- Capture of Thebasa (793): Part of the Arab–Byzantine wars
| Date | 793 |
| Location | Thebasa, Asia Minor |
| Result | Abbasid victory |

Belligerents
- Byzantine Empire: Abbasid Caliphate

Commanders and leaders
- Unknown: Abdul-Rahman bin Abd al-Malik

Casualties and losses
- 400 killed Unknown number of captives: Unknown

= Capture of Thebasa =

793 siege

The Capture of Thebasa was a military engagement between the Abbasids and the Byzantines in the fort of Thebasa. An Arab raiding force captured and sacked Thebasa, reducing the fortress into ruins.

==Background==
In October 791, the Byzantine emperor Constantine VI allowed his mother Irene of Athens to return to imperial affairs and restored the title of empress to her. However, the Armeniac theme opposed Irene's return. The strategos of the Armeniac, Alexios Mosele, was summoned to Constantinople, where he was flogged, blinded, and imprisoned for his rebellion. This outraged the theme's troops and blinded Alexios's successor, Theodore Camilianus. Constantine dispatched an army to subdue the rebels but was defeated. Constantine then marched by himself and easily defeated them. Constantine won by promising Armenian troops large rewards if they abandoned their Armeniac allies. However, he never did.

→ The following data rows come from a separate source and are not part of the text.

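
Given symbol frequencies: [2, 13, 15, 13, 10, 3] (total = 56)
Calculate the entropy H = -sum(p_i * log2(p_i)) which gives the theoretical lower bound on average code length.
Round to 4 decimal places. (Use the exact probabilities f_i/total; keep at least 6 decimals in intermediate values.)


Per-symbol terms -p_i * log2(p_i) with p_i = f_i/56:
  p = 2/56 = 0.035714: log2(p) = -4.807355, -p*log2(p) = 0.171691
  p = 13/56 = 0.232143: log2(p) = -2.106915, -p*log2(p) = 0.489105
  p = 15/56 = 0.267857: log2(p) = -1.900464, -p*log2(p) = 0.509053
  p = 13/56 = 0.232143: log2(p) = -2.106915, -p*log2(p) = 0.489105
  p = 10/56 = 0.178571: log2(p) = -2.485427, -p*log2(p) = 0.443826
  p = 3/56 = 0.053571: log2(p) = -4.222392, -p*log2(p) = 0.226200
H = 0.171691 + 0.489105 + 0.509053 + 0.489105 + 0.443826 + 0.226200 = 2.328980

H = 2.329 bits/symbol


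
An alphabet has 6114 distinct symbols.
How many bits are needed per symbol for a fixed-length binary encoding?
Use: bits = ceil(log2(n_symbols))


log2(6114) = 12.5779
Bracket: 2^12 = 4096 < 6114 <= 2^13 = 8192
So ceil(log2(6114)) = 13

bits = ceil(log2(6114)) = ceil(12.5779) = 13 bits


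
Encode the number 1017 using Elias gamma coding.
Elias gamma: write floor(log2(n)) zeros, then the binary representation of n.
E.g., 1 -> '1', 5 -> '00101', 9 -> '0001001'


num_bits = floor(log2(1017)) + 1 = 10
leading_zeros = num_bits - 1 = 9
binary(1017) = 1111111001

Elias gamma(1017) = '000000000' + '1111111001' = 0000000001111111001 (19 bits)


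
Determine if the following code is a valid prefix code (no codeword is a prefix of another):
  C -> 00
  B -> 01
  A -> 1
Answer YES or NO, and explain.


Checking each pair (does one codeword prefix another?):
  C='00' vs B='01': no prefix
  C='00' vs A='1': no prefix
  B='01' vs C='00': no prefix
  B='01' vs A='1': no prefix
  A='1' vs C='00': no prefix
  A='1' vs B='01': no prefix
No violation found over all pairs.

YES -- this is a valid prefix code. No codeword is a prefix of any other codeword.


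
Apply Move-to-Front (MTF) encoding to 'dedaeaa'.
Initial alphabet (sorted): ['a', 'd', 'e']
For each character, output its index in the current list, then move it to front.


MTF encoding:
'd': index 1 in ['a', 'd', 'e'] -> ['d', 'a', 'e']
'e': index 2 in ['d', 'a', 'e'] -> ['e', 'd', 'a']
'd': index 1 in ['e', 'd', 'a'] -> ['d', 'e', 'a']
'a': index 2 in ['d', 'e', 'a'] -> ['a', 'd', 'e']
'e': index 2 in ['a', 'd', 'e'] -> ['e', 'a', 'd']
'a': index 1 in ['e', 'a', 'd'] -> ['a', 'e', 'd']
'a': index 0 in ['a', 'e', 'd'] -> ['a', 'e', 'd']


Output: [1, 2, 1, 2, 2, 1, 0]


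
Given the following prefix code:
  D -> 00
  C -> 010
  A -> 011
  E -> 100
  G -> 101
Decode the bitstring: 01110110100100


Decoding step by step:
Bits 011 -> A
Bits 101 -> G
Bits 101 -> G
Bits 00 -> D
Bits 100 -> E


Decoded message: AGGDE


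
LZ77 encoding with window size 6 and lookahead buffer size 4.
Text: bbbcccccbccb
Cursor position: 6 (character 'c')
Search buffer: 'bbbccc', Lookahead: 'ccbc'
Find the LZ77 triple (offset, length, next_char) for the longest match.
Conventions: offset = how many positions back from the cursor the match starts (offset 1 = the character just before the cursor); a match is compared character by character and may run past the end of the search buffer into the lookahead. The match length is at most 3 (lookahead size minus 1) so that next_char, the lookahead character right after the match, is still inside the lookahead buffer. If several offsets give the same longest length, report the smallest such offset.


Try each offset into the search buffer:
  offset=1 (pos 5, char 'c'): match length 2
  offset=2 (pos 4, char 'c'): match length 2
  offset=3 (pos 3, char 'c'): match length 2
  offset=4 (pos 2, char 'b'): match length 0
  offset=5 (pos 1, char 'b'): match length 0
  offset=6 (pos 0, char 'b'): match length 0
Longest match has length 2, found at offsets 1, 2, 3; take the smallest, offset 1.
next_char = character at position 6 + 2 = 8 -> 'b'

Best match: offset=1, length=2 (matching 'cc' starting at position 5)
LZ77 triple: (1, 2, 'b')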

The Armeniac rebellion weakened the empire's defenses. Soon after the rebellion was crushed, the Abbasid Arabs, based at their reconstructed fort of Hadath, took advantage of the internal conflicts and launched a raid in 793. The Abbasids arrived at the fort of Camachus. Camachus was under the Armenian troops who joined Constantine, but they were disappointed that he did not reward them. Subsequently, they handed the fort to the Arabs. The fort remained under Arabs for 20 years.

==Capture==
After their success, the Abbasids staged another major raid in the same summer of the same year. The Arab forces were under Abdul-Rahman bin Abd al-Malik. The Arab raiding force was sent to the Anatolic theme. They crossed the Tarsus passes and laid siege to the fortress of Thebasa on the road to Amorium. The Byzantine garrison resisted bravely, but the Arabs cut off their water supplies, which caused a great thirst in the fort that killed 400 of the Byzantine garrison. This forced them to surrender, and they were allowed to go under. The Arabs took civilian prisoners and a considerable amount of booty, including gold and other valuable goods. They proceeded to destroy the fort, which remained in ruins for 12 years.

==Aftermath==
The capture of Camachus and Thebasa, two important forts on the borders, was significant. This paved the way for the Arab raiders to penetrate further into Asia Minor. In 794, the Arabs launched a major invasion with a large army to put Elpidius on the Byzantine throne, but the expedition ended in failure due to heavy snows. In the same year, an Arab raiding party appeared before Ürgüp, and in 796, they reached as far as Amorium.

==Sources==
- Warren Treadgold (1988), The Byzantine revival, 780–842.
- Stephen Mitchell (1981), Armies and Frontiers in Roman and Byzantine Anatolia.
- Panos Sophoulis (2011), Byzantium and Bulgaria, 775–831. Winner of the 2013 John Bell Book Prize.